In the US in 2010, the average cost of one year's tuition and fees at a public four-year university was around $8,000 US Dollars (USD), not including books or living expenses. This might be considered the "explicit cost" for a year of college. The opportunity cost of college, or "implicit cost," however, is this amount plus what the student could have been making at another job, but is not because he or she is attending college.
The exact figure of course depends on what other job opportunities would actually be available to the person. If the potential student is an experienced electrician making $50,000 (USD) a year, the opportunity cost of college upon leaving this job would be $50,000 (USD) a year plus the explicit cost. On the other hand, this person might be a recent high school graduate with little to no job experience or practical skills, who would likely be making $15,000 (USD) a year in an unskilled position if not attending college, in which case the opportunity cost would be comparatively low. Interestingly, the opportunity cost of college is significantly lower in times of economic recession, when a person is less likely to find a well-paying job.
When considering whether the opportunity cost of college is worth the expense, a potential student should also consider the opportunity cost of not attending college. On average in the US in 1999, college graduates made $20,000 (USD) a year more than high school graduates who did not finish college. If the particular course of study is likely to provide the student with higher-paying job opportunities that would make up the opportunity cost in a reasonable amount of time, then attending college would be a good long-term financial choice.

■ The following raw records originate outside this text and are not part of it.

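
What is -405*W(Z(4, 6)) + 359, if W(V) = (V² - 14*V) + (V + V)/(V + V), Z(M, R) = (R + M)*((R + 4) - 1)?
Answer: -2770246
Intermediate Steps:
Z(M, R) = (3 + R)*(M + R) (Z(M, R) = (M + R)*((4 + R) - 1) = (M + R)*(3 + R) = (3 + R)*(M + R))
W(V) = 1 + V² - 14*V (W(V) = (V² - 14*V) + (2*V)/((2*V)) = (V² - 14*V) + (2*V)*(1/(2*V)) = (V² - 14*V) + 1 = 1 + V² - 14*V)
-405*W(Z(4, 6)) + 359 = -405*(1 + (6² + 3*4 + 3*6 + 4*6)² - 14*(6² + 3*4 + 3*6 + 4*6)) + 359 = -405*(1 + (36 + 12 + 18 + 24)² - 14*(36 + 12 + 18 + 24)) + 359 = -405*(1 + 90² - 14*90) + 359 = -405*(1 + 8100 - 1260) + 359 = -405*6841 + 359 = -2770605 + 359 = -2770246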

Of course, money is not the only factor in a potential student's decision. College courses can be highly demanding in terms of time and energy as well. The time invested in attending classes, reading, studying, working on projects, etc., also has an opportunity cost in terms of what other activities the person might be doing. These activities might include gaining work experience, spending time with family, or even sleeping. This is especially true for nontraditional students — generally those who do not enroll directly after high school, as they are more likely to have spouses, children or an existing job.
Perhaps another concept students should consider is the skyrocketing cost of attending college. The average cost of going to college has outpaced increases one might expect would result from inflation, causing a lot of students to take on huge amounts of debts in the form of college loans.

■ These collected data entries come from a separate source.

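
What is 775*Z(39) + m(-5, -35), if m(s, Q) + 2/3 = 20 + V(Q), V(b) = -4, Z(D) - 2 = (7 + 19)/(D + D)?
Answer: 5471/3 ≈ 1823.7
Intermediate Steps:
Z(D) = 2 + 13/D (Z(D) = 2 + (7 + 19)/(D + D) = 2 + 26/((2*D)) = 2 + 26*(1/(2*D)) = 2 + 13/D)
m(s, Q) = 46/3 (m(s, Q) = -2/3 + (20 - 4) = -2/3 + 16 = 46/3)
775*Z(39) + m(-5, -35) = 775*(2 + 13/39) + 46/3 = 775*(2 + 13*(1/39)) + 46/3 = 775*(2 + 1/3) + 46/3 = 775*(7/3) + 46/3 = 5425/3 + 46/3 = 5471/3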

By the way, those federally-backed loans are almost impossible to discharge in bankruptcy. Students are stuck with them and they'd better hope they get a job that will both allow them to retire those loans early and make a decent living.
Here's an example. I graduated from a snotty liberal arts college in 1991. The cost of tuition, room and board for attending that college for one year is equal to what it cost to attend for four years when I graduated. That's ridiculously expensive and there's no good reason why costs have gone up that much.